A phenomenon called fluorescence

"A fundamental law that was true for 150 years was annulled," said Hell's colleague at the Max Planck Institute for Biophysical Chemistry, postdoc Volker Westphal.

Hell says he didn't believe in the so-called physical barrier in light microscopy, which had stipulated it was impossible to see things smaller than 200 nanometers.

"I could not see a chemical reason why it couldn't work out," Hell says. "I realized there must be a way by playing with the molecules and turning them on and off."

Hell linked the cells he wanted to look at with fluorescent dyes. These dyes can, in a sense, be turned on and off. They are excited to a higher energy level by light or other radiation. When the substance returns to its original state, it emits light - the substance glows.

Fluorescence microscopy
A cell under fluorescence microscopy

Tiny but visible

Hell developed a special microscopy method which makes use of two laser beams.

One stimulates these fluorescent molecules to glow.

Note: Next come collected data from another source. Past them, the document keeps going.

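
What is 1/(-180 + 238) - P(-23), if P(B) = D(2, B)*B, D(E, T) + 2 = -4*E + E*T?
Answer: -74703/58 ≈ -1288.0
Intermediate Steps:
D(E, T) = -2 - 4*E + E*T (D(E, T) = -2 + (-4*E + E*T) = -2 - 4*E + E*T)
P(B) = B*(-10 + 2*B) (P(B) = (-2 - 4*2 + 2*B)*B = (-2 - 8 + 2*B)*B = (-10 + 2*B)*B = B*(-10 + 2*B))
1/(-180 + 238) - P(-23) = 1/(-180 + 238) - 2*(-23)*(-5 - 23) = 1/58 - 2*(-23)*(-28) = 1/58 - 1*1288 = 1/58 - 1288 = -74703/58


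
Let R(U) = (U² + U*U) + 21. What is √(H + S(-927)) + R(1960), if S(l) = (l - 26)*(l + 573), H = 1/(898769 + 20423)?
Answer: 7683221 + √71260463554945990/459596 ≈ 7.6838e+6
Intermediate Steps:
H = 1/919192 ≈ 1.0879e-6
R(U) = 21 + 2*U² (R(U) = (U² + U²) + 21 = 2*U² + 21 = 21 + 2*U²)
S(l) = (-26 + l)*(573 + l)
√(H + S(-927)) + R(1960) = √(1/919192 + (-14898 + (-927)² + 547*(-927))) + (21 + 2*1960²) = √(1/919192 + (-14898 + 859329 - 507069)) + (21 + 2*3841600) = √(1/919192 + 337362) + (21 + 7683200) = √(310100451505/919192) + 7683221 = √71260463554945990/459596 + 7683221 = 7683221 + √71260463554945990/459596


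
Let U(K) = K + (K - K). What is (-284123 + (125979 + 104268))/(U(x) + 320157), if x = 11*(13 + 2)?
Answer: -26938/160161 ≈ -0.16819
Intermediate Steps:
x = 165 (x = 11*15 = 165)
U(K) = K (U(K) = K + 0 = K)
(-284123 + (125979 + 104268))/(U(x) + 320157) = (-284123 + (125979 + 104268))/(165 + 320157) = (-284123 + 230247)/320322 = -53876*1/320322 = -26938/160161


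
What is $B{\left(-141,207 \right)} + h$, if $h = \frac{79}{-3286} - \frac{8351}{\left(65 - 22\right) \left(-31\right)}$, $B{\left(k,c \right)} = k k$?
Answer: $\frac{2810027347}{141298} \approx 19887.0$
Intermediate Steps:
$B{\left(k,c \right)} = k^{2}$
$h = \frac{881809}{141298}$ ($h = 79 \left(- \frac{1}{3286}\right) - \frac{8351}{43 \left(-31\right)} = - \frac{79}{3286} - \frac{8351}{-1333} = - \frac{79}{3286} - - \frac{8351}{1333} = - \frac{79}{3286} + \frac{8351}{1333} = \frac{881809}{141298} \approx 6.2408$)
$B{\left(-141,207 \right)} + h = \left(-141\right)^{2} + \frac{881809}{141298} = 19881 + \frac{881809}{141298} = \frac{2810027347}{141298}$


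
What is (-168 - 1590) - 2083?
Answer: -3841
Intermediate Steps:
(-168 - 1590) - 2083 = -1758 - 2083 = -3841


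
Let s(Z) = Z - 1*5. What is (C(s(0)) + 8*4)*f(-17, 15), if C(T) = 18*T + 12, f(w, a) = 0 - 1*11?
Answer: 506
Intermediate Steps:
s(Z) = -5 + Z (s(Z) = Z - 5 = -5 + Z)
f(w, a) = -11 (f(w, a) = 0 - 11 = -11)
C(T) = 12 + 18*T
(C(s(0)) + 8*4)*f(-17, 15) = ((12 + 18*(-5 + 0)) + 8*4)*(-11) = ((12 + 18*(-5)) + 32)*(-11) = ((12 - 90) + 32)*(-11) = (-78 + 32)*(-11) = -46*(-11) = 506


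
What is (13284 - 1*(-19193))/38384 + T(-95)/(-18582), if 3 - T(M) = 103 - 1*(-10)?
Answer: 303854927/356625744 ≈ 0.85203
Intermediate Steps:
T(M) = -110 (T(M) = 3 - (103 - 1*(-10)) = 3 - (103 + 10) = 3 - 1*113 = 3 - 113 = -110)
(13284 - 1*(-19193))/38384 + T(-95)/(-18582) = (13284 - 1*(-19193))/38384 - 110/(-18582) = (13284 + 19193)*(1/38384) - 110*(-1/18582) = 32477*(1/38384) + 55/9291 = 32477/38384 + 55/9291 = 303854927/356625744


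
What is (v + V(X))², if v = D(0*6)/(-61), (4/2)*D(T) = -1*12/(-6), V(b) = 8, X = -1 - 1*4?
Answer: 237169/3721 ≈ 63.738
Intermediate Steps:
X = -5 (X = -1 - 4 = -5)
D(T) = 1 (D(T) = (-1*12/(-6))/2 = (-12*(-⅙))/2 = (½)*2 = 1)
v = -1/61 (v = 1/(-61) = 1*(-1/61) = -1/61 ≈ -0.016393)
(v + V(X))² = (-1/61 + 8)² = (487/61)² = 237169/3721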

A second laser beam, though, cancels out any glow caused by the first beam - except for that in a nanometer-sized volume.

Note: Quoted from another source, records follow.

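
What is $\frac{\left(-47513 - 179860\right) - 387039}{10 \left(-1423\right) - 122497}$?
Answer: $\frac{614412}{136727} \approx 4.4937$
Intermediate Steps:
$\frac{\left(-47513 - 179860\right) - 387039}{10 \left(-1423\right) - 122497} = \frac{\left(-47513 - 179860\right) - 387039}{-14230 - 122497} = \frac{-227373 - 387039}{-136727} = \left(-614412\right) \left(- \frac{1}{136727}\right) = \frac{614412}{136727}$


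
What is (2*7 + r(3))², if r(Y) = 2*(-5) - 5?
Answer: 1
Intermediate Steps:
r(Y) = -15 (r(Y) = -10 - 5 = -15)
(2*7 + r(3))² = (2*7 - 15)² = (14 - 15)² = (-1)² = 1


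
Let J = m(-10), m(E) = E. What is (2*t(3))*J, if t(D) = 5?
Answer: -100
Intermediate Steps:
J = -10
(2*t(3))*J = (2*5)*(-10) = 10*(-10) = -100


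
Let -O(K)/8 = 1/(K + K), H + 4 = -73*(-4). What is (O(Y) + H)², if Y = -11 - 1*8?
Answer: 29986576/361 ≈ 83065.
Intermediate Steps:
Y = -19 (Y = -11 - 8 = -19)
H = 288 (H = -4 - 73*(-4) = -4 + 292 = 288)
O(K) = -4/K (O(K) = -8/(K + K) = -8*1/(2*K) = -4/K)
(O(Y) + H)² = (-4/(-19) + 288)² = (-4*(-1/19) + 288)² = (4/19 + 288)² = (5476/19)² = 29986576/361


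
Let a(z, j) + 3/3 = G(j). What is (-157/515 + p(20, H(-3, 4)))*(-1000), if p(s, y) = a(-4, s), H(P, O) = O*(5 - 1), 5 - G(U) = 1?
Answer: -277600/103 ≈ -2695.1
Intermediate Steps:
G(U) = 4 (G(U) = 5 - 1*1 = 5 - 1 = 4)
H(P, O) = 4*O (H(P, O) = O*4 = 4*O)
a(z, j) = 3 (a(z, j) = -1 + 4 = 3)
p(s, y) = 3
(-157/515 + p(20, H(-3, 4)))*(-1000) = (-157/515 + 3)*(-1000) = (1388/515)*(-1000) = -277600/103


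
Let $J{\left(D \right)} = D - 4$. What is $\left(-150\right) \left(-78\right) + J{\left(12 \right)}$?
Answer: $11708$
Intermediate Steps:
$J{\left(D \right)} = -4 + D$
$\left(-150\right) \left(-78\right) + J{\left(12 \right)} = \left(-150\right) \left(-78\right) + \left(-4 + 12\right) = 11700 + 8 = 11708$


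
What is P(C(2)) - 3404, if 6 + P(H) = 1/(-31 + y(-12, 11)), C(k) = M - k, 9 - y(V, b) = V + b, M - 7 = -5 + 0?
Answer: -71611/21 ≈ -3410.0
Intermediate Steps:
M = 2 (M = 7 + (-5 + 0) = 7 - 5 = 2)
y(V, b) = 9 - V - b (y(V, b) = 9 - (V + b) = 9 + (-V - b) = 9 - V - b)
C(k) = 2 - k
P(H) = -127/21 (P(H) = -6 + 1/(-31 + (9 - 1*(-12) - 1*11)) = -6 + 1/(-31 + (9 + 12 - 11)) = -6 + 1/(-31 + 10) = -6 + 1/(-21) = -6 - 1/21 = -127/21)
P(C(2)) - 3404 = -127/21 - 3404 = -71611/21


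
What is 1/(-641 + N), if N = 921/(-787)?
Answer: -787/505388 ≈ -0.0015572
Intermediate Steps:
N = -921/787 (N = 921*(-1/787) = -921/787 ≈ -1.1703)
1/(-641 + N) = 1/(-641 - 921/787) = 1/(-505388/787) = -787/505388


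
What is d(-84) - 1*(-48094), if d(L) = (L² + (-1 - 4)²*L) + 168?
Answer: 53218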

This way, he yielded images with a resolution much better than conventional light microscopes.

William Moerner and Eric Betzig worked separately on a second method called single-molecule microscopy.

It also relies on fluorescence and the concept of turning individual molecules on and off.

They made it possible to see single molecules under a microscope.

"Moerner was the first who could detect single dye molecules which are only about one nanometer big," says Boersch, adding that that was way back in the 1990s.

Fluoreszence mikroscope Photo: Jan-Peter Kasper dpa/lth
Scientists around the world use fluorescence microscopy to study living objectsImage: picture-alliance/dpa/Jan-Peter Kasper

Observing living things

There is one thing that makes the methods developed by the three Nobel Laureates very useful for all kinds of applications, says Sven Lidin of the Nobel Prize committee.

With a different kind of microscope, the electron microscope, it was already possible to study very small things, such as cell structures, viruses and single molecules. But to apply this method, all material has to be dead.

"Now we can observe E.coli bacteria without killing them, without fixing them. They can be studied in real time," Lidin says.

Scientists can have a close look at all kinds of living organisms under the light microscope.

Otmar Wiestler, a scientific director at the German cancer research center, says the development is invaluable.

"We can study living cancer cells and observe how they react to certain cancer drugs," he says.

Observing how cancer cells change their structure when they come into contact with certain substances also helps to develop new drugs, Wiestler says.

"We can study synapses and the interaction between viruses and cells."

The technology has been used to study HIV, the virus that leads to AIDS.